A former sportswriter for The Evening Bulletin in Philadelphia, Peltz promoted his first boxing card in 1969, at the age of 22, selling out the 1,300-seat Blue Horizon in North Philadelphia.
He has been inducted into the International Boxing Hall of Fame in Canastota, N. Y., and the World Boxing Hall of Fame in Los Angeles. He has received the James J. Walker Award from the Boxing Writers Association of America in 1999 for “long and meritorious service” and the Career Achievement Award from the Philadelphia Sportswriters Association in 2000.
In an Aug. 9, 2002, story in Boxing News, the highly respected weekly British publication, Peltz was labeled as a man with “few rivals as the finest matchmaker on the planet.”
Peltz promoted at the Blue Horizon and the Arena in West Philadelphia from 1969 to 1972. In 1973, he was named boxing director at the Spectrum in South Philadelphia, which he turned into the boxing capital of the East Coast. There, he helped attract the largest-ever crowd for an indoor fight in Pennsylvania.

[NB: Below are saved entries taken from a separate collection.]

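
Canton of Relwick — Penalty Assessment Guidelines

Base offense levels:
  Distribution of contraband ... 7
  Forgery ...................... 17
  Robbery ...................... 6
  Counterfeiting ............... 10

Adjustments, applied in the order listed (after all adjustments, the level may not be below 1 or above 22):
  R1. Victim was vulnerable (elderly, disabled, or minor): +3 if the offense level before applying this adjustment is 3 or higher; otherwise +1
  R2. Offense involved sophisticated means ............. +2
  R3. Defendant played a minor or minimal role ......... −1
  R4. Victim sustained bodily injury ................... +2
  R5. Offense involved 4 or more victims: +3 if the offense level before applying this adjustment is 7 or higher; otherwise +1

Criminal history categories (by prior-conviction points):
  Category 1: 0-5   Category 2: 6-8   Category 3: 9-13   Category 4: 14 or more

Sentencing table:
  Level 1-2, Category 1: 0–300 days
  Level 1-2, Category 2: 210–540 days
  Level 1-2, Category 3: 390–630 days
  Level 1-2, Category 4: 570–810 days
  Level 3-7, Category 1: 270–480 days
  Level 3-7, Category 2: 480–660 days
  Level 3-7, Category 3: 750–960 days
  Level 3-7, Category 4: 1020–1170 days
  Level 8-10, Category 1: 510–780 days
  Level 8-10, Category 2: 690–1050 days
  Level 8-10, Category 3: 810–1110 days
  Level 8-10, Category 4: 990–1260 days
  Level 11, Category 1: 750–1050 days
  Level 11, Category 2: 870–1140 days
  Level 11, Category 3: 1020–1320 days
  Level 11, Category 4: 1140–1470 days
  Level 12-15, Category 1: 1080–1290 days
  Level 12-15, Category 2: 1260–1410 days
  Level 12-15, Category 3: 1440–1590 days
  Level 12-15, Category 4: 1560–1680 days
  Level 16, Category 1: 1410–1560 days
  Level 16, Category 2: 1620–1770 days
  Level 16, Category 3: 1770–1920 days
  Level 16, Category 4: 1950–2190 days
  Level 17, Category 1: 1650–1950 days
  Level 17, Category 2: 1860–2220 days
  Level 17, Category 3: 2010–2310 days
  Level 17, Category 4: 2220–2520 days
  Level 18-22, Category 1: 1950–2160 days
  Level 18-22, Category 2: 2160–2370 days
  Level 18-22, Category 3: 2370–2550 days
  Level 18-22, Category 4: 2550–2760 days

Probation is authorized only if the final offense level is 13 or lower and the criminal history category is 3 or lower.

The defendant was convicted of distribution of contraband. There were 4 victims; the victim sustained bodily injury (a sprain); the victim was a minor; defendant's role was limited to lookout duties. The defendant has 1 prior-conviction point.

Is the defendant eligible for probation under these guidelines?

No

Base offense level for distribution of contraband: 7.
R1 applies (level before this adjustment is 7 ≥ 3, so +3): 7 + 3 = 10.
R3 applies: 10 − 1 = 9.
R4 applies: 9 + 2 = 11.
R5 applies (level before this adjustment is 11 ≥ 7, so +3): 11 + 3 = 14.
Final offense level: 14.
Criminal history: 1 prior point → Category 1 (0-5).
Level 14 falls in the 12-15 band.
Grid: Level 12-15 × Category 1 = 1080-1290 days.
Probation check: level 14 > 13 and category 1 ≤ 3 → not eligible.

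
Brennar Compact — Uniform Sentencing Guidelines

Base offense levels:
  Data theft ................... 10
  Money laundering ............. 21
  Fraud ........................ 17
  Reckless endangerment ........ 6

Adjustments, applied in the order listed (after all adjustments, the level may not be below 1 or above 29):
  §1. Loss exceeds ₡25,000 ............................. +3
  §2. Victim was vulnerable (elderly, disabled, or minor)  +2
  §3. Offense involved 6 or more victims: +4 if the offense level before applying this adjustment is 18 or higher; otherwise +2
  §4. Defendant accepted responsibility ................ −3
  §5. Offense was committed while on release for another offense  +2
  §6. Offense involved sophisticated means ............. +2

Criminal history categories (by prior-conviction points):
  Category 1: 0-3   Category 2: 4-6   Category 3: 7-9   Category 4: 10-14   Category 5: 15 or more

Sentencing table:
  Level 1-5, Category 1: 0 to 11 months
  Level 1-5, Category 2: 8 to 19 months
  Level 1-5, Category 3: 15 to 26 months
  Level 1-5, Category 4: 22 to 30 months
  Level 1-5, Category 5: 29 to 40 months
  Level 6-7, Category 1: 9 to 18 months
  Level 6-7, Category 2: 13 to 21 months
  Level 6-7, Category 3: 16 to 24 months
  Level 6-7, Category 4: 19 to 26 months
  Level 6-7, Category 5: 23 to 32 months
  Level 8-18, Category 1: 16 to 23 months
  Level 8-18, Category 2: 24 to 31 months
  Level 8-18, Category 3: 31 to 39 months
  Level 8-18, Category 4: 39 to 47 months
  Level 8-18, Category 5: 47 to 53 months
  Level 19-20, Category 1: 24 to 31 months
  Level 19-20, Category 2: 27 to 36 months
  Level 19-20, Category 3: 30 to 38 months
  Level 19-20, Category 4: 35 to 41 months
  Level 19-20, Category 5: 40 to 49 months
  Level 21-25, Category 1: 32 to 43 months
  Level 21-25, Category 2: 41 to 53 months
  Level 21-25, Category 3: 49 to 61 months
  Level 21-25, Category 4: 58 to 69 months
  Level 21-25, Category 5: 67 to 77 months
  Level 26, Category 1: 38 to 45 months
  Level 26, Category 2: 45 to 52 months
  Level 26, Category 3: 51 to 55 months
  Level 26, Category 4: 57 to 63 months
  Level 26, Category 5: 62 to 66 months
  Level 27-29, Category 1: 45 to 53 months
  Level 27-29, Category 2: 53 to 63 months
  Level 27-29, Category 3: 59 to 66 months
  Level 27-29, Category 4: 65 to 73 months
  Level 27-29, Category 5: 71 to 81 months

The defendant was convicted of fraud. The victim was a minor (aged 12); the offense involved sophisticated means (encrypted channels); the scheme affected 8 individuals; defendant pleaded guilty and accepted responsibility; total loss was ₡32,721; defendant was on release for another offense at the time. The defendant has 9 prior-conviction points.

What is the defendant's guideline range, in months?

Base offense level for fraud: 17.
§1 applies: 17 + 3 = 20.
§2 applies: 20 + 2 = 22.
§3 applies (level before this adjustment is 22 ≥ 18, so +4): 22 + 4 = 26.
§4 applies: 26 − 3 = 23.
§5 applies: 23 + 2 = 25.
§6 applies: 25 + 2 = 27.
Final offense level: 27.
Criminal history: 9 prior points → Category 3 (7-9).
Level 27 falls in the 27-29 band.
Grid: Level 27-29 × Category 3 = 59-66 months.

59-66 months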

Peltz left the Spectrum in 1980 to promote independently in the Philadelphia and Atlantic City areas. From 1998 to 2004, Peltz was the boxing consultant and matchmaker for the weekly Friday Night Fights series on ESPN 2.
He received a bachelor’s degree in journalism from Temple University in 1968 and he won the Sigma Delta Chi award as the Outstanding Male Graduate in Journalism.
At The Temple News, Peltz served as assistant sports editor as a freshman, sports editor as a sophomore, and makeup editor and city editor as a junior. As a senior, Peltz secured a full-time job on the sports desk of the Evening Bulletin, working from midnight to 8 a.m., then attending class from 9 a.m. to 1 p.m.
Peltz and his wife, Linda, also a Temple graduate, reside in Florida. They have two sons, Matthew and Daniel, and three grandchildren, Yaacov Moshe Peltz, Chaya Menucha Peltz and Reena Simcha Peltz.